After graduating from the academy for art and design AKV St.Joost (Breda, NL), Dennis Elbers worked as an artist, curator and organiser. He is now director of the first Graphic Design Festival Breda.
Elbers moved to Breda to study at the academy of fine arts and design. "I didn’t really know much about Breda until I moved there 10 years ago. In 2003, after I graduated we thought Breda a bit dull. There were lots of talented artists from the Academy but they all left Breda as soon as they graduated because there wasn't much going on here; there were no good places to exhibit work and there wasn't really a creative atmosphere. So in that year we set up the KOP foundation which includes a big 300sqm exhibition space and 10 studios. Now, over the last couple of years there's been a real drive to try to wake this city up. And it's worked, there's now a thriving industry, and many designers are staying and working, often for big international clients."
Idea for a festival
The idea for a festival started with the fact that a new museum for graphic design will open in June 2008. Elbers, "In 2006 we talked to people from the council who said that the museum will open but that they also wanted to do something extra. My idea was not just to hold a one-off event but something that is held more regularly, the idea being that it explains to the people of Breda what graphic design is all about. The idea of the new museum had triggered a lot of discussion in the city and I wanted to get involved in that and reach that wider audience. I got a small grant from the city council and then started looking for funding from other partners."
Breda and graphic design
The art academy St Joost has had a strong connection with graphic design for many years and many famous Dutch designers graduated from there. The art museum always held regular exhibitions on graphic design. Elbers says "Lots of designers live in Breda, and during our preparations for the festival we also found that there’s a whole graphic industry built around the city. But apart from the past, we’re keen on focusing on the future and forging new links between the city and graphic design."
Elbers set up most of programme himself. "Initially I had many ideas but only a small selection made it though this year.

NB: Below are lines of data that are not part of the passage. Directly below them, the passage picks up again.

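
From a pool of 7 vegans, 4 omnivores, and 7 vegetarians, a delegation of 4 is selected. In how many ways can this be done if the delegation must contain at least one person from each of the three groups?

1470

With no constraint there are C(18,4) = 3060 possible selections.
Subtract selections that omit an entire group: no vegans → C(11,4) = 330; no omnivores → C(14,4) = 1001; no vegetarians → C(11,4) = 330.
Add back selections omitting two groups (i.e. drawn from a single group): C(7,4) + C(4,4) + C(7,4) = 71.
By inclusion–exclusion: 3060 − 1661 + 71 = 1470.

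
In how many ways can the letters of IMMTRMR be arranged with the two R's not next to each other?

Total arrangements of IMMTRMR: 7!/(3!·2!) = 420.
Arrangements with the R's together: treat RR as one letter, giving (6)!/(3!) = 120.
Hence 420 − 120 = 300.

300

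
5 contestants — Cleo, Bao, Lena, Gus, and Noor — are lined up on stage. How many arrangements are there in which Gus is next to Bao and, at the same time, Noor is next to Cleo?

Treat {Gus,Bao} as one block (2 orders) and {Noor,Cleo} as another (2 orders).
That leaves 3 units to arrange: 2 × 2 × 3! = 4 × 6 = 24.

24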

I wanted it to be a festival for the designers, not of my ideas. So I started off with a few notes, followed by discussions with a couple of designers, then developed the projects. A programme board was also set up, to whom we sent the ideas, but in the end they didn't change much."
Elbers says he didn't choose a 'theme' for the first festival because they wanted to encourage support from a wide range of people and companies. "If there is a theme then it could be said that our ethos was to approach the designers from the angle of their own individuality and personality. For instance, we're not showing retrospective displays of their campaigns or plan to highlight their best-ever/award-winning work etc. Instead, we set up new projects and asked designers to make special work for that project from their own point of view. So we didn’t really tell them what to do, we just said, 'this is going to be the medium and we would like you to send in a design, animation, t-shirt or whatever, do whatever you like.' They really liked being in a project like this as it meant they were free to set up their own ideas. But for some it was also a challenge, they were used to people looking over their shoulders all the time saying, 'we need to communicate this or that', and now there was nobody, so this also caused a lot of discussion between the designers. We wanted them to do their own thing and not to work with the usual client/designer relationship."
The festival aims to appeal to a wide audience. "Most of the graphic design events you see are by graphic designers for graphic designers. We decided to split our audience up into three groups. The first is the general public. This is mainly people on the streets of Breda, working and living there. Anyone in Breda over the next six weeks will definitely know that something is going on. Maybe they don't realise that it's a graphic design festival, but they will be confronted in unusual ways with graphic design. We hope to surprise them, put a smile on their face or inspire them to find out more about graphic design. The second group is the designers themselves. Around 80 designers will be taking part in the main programme, plus 250 in the co-productions. These designers come from all over the world, Australia, Brazil, Sweden, Switzerland...you name it!"
The third audience group is children from the age of 12. "We've set up a number of different products to introduce them to graphic design. In one project the kids will be able to make a sign for their favourite place in the city. This could be grandpa's house, the playground, a sweetshop...under the guidance of professional designers the children will make the signs and then place them in the city. We wanted to show that graphic design is not just looking but also communicating. The children's signs will tell everyone about these special places and they will think about them, so it has a social function too."
Big names and grass roots
Another project involved selecting 20 businesses from Breda and hooking them up with 20 designers from Breda. From these meetings 10 companies are now connected to a local designer and they will now do a project together, which the businesses will pay for. "We tried to make the businesses see that design is useful for their business and also that they don’t have to look very far for a good designer."
Watch this space
The festival will be a biannual event. "Setting up a festival like this takes so much organisation! We will be around in the period in between years, so people will still notice us and see what we are doing, but a major festival like this can only be done every two years. Otherwise we'll go crazy!"